Após o nascimento da internet, surgiram ferramentas e serviços que revolucionaram o mundo on-line e a maneira de se fazer comunicação nessa plataforma. Entre eles, podemos destacar os influenciadores digitais, que aumentaram a demanda de publicidade na web. Se antes as propagandas eram veiculadas em jornais, rádios e televisões, hoje elas migraram para o meio digital. Porém, as marcas alteraram a forma de se relacionar com o público. Agora, se aproximam de celebridades em potencial e as utilizam para fazer dinheiro nas redes sociais. E adivinhem só: está dando certo!
Como isso acontece? É simples. Esses indivíduos induzem seus seguidores a aderirem seus estilos de vida e ajudam a indústria a vender seus produtos. Para atingir esse objetivo, as empresas desempenham um trabalho brilhante: gastam pouco capital com anúncios e fazem permuta, ou seja, dão presentinhos para esses perfis falarem a respeito. Combo duplo: utilizam menos recursos e ganham mais depois! Afinal, o que é apenas um mimo para essas companhias?

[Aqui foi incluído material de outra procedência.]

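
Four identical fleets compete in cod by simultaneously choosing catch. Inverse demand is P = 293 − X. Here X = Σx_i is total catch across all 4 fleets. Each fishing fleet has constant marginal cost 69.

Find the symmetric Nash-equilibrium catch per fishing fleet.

A representative fishing fleet's profit is π_i = x_i(293 − X) − 69x_i, with X = x_i + Σ_{j≠i} x_j.
First-order condition: 224 − 2x_i − Σ_{j≠i} x_j = 0.
Imposing symmetry (x_j = x for all j) turns Σ_{j≠i} x_j into 3x, so 224 = 5x and x = 44.8.

44.8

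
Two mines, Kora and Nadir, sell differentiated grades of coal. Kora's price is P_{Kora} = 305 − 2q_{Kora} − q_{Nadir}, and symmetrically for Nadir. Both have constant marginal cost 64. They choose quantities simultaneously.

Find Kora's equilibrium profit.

4646.48

Mine Kora's profit: π = q_{Kora}(305 − 2q_{Kora} − q_{Nadir}) − 64q_{Kora}.
∂π/∂q_{Kora} = 241 − 4q_{Kora} − q_{Nadir} = 0 ⇒ q_{Kora} = 60.25 − 0.25q_{Nadir}.
By symmetry q_{Nadir} = q_{Kora}; substituting into the reaction function, 1.25q_{Kora} = 60.25 and q_{Kora} = 48.2.
P_{Kora} = 305 − 2·48.2 − 48.2 = 160.4.
Profit = (160.4 − 64)·48.2 = 4646.48.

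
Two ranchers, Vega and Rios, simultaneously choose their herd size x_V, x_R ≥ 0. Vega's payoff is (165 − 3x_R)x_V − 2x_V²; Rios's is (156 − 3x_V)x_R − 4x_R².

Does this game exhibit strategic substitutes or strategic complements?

strategic substitutes

Expanding Vega's payoff: 165x_V − 3x_Rx_V − 2x_V².
∂π/∂x_V = 165 − 3x_R − 4x_V = 0, so x_V = 41.25 − 0.75x_R.
The best-response slope dx_V/dx_R = −0.75 < 0: the reaction function is downward-sloping, so the choices are strategic substitutes.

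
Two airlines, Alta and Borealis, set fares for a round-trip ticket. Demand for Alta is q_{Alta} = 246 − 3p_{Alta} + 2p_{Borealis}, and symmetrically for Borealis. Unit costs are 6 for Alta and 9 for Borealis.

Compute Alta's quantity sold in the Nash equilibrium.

Alta's profit: π = (p_{Alta} − 6)(246 − 3p_{Alta} + 2p_{Borealis}).
∂π/∂p_{Alta} = 264 − 6p_{Alta} + 2p_{Borealis} = 0 ⇒ p_{Alta} = 44 + (1/3)p_{Borealis}.
Similarly p_{Borealis} = 45.5 + (1/3)p_{Alta}.
Plugging p_{Borealis} into Alta's best response: p_{Alta} = 44 + (1/3)(45.5 + (1/3)p_{Alta}) ⇒ (8/9)p_{Alta} = 355/6, so p_{Alta} = 66.5625.
Then p_{Borealis} = 45.5 + (1/3)·66.5625 = 67.6875.
q_{Alta} = 246 − 3·66.5625 + 2·67.6875 = 181.6875.

181.6875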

Reparem que as celebridades em potencial às quais me refiro não são mais apenas atores, músicos e demais personalidades que são assunto na mídia. São pessoas, até então, desconhecidas e com habilidades em nichos específicos, como moda, gastronomia, cultura e saúde. Essas personagens atuam praticamente como formadoras de opinião   só perdem para os jornalistas, que são verdadeiros produtores de conhecimento e de senso crítico. Para não haver confusão, eu explico a diferença: o influenciador trabalha a serviço da propaganda e tem capacidade de ditar o que os outros vão consumir, enquanto o repórter ensina a pensar.

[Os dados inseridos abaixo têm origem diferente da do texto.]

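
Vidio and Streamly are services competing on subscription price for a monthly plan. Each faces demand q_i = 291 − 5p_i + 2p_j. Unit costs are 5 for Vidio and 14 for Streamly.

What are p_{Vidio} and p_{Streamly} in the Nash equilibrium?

Vidio's profit: π = (p_{Vidio} − 5)(291 − 5p_{Vidio} + 2p_{Streamly}).
∂π/∂p_{Vidio} = 316 − 10p_{Vidio} + 2p_{Streamly} = 0 ⇒ p_{Vidio} = 31.6 + 0.2p_{Streamly}.
Similarly p_{Streamly} = 36.1 + 0.2p_{Vidio}.
Solving the two reaction functions simultaneously: (1 − (0.2)(0.2))p_{Vidio} = 31.6 + 0.2·36.1, so 0.96p_{Vidio} = 38.82 and p_{Vidio} = 40.4375.
Then p_{Streamly} = 36.1 + 0.2·40.4375 = 44.1875.

40.4375, 44.1875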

Entretanto, esses papéis se confundem. Em alguns casos, os jornalistas também se dizem influenciadores, pois utilizam sua credibilidade como escritores para gerar cliques. Quando se trabalha com essas duas funções, as dificuldades aumentam, pois, se começa a ensinar, de maneira convergente, como consumir e pensar criticamente.
Veja só este exemplo. O diploma conquistado por Andressa Griffante em Jornalismo, na Faculdade de Comunicação Social (Famecos) da PUCRS, se expandiu. Ela estava a fim de empreender. Largou as redações tradicionais para se dedicar e criar a sua agência de blogueiros e influenciadores, chamada de RSBloggers. Hoje, presta assessoria às marcas que precisam divulgar e vender conteúdo e organiza encontros para debater os desafios e os paradigmas do cenário digital.
A trajetória da Andressa nos mostra que é preciso pensar “fora da caixinha”. Mas até que ponto? É necessário pensar totalmente além da área de formação original e “abrir mão” do nosso sonho de fazer grandes reportagens? Será que é isto mesmo que o futuro nos reserva?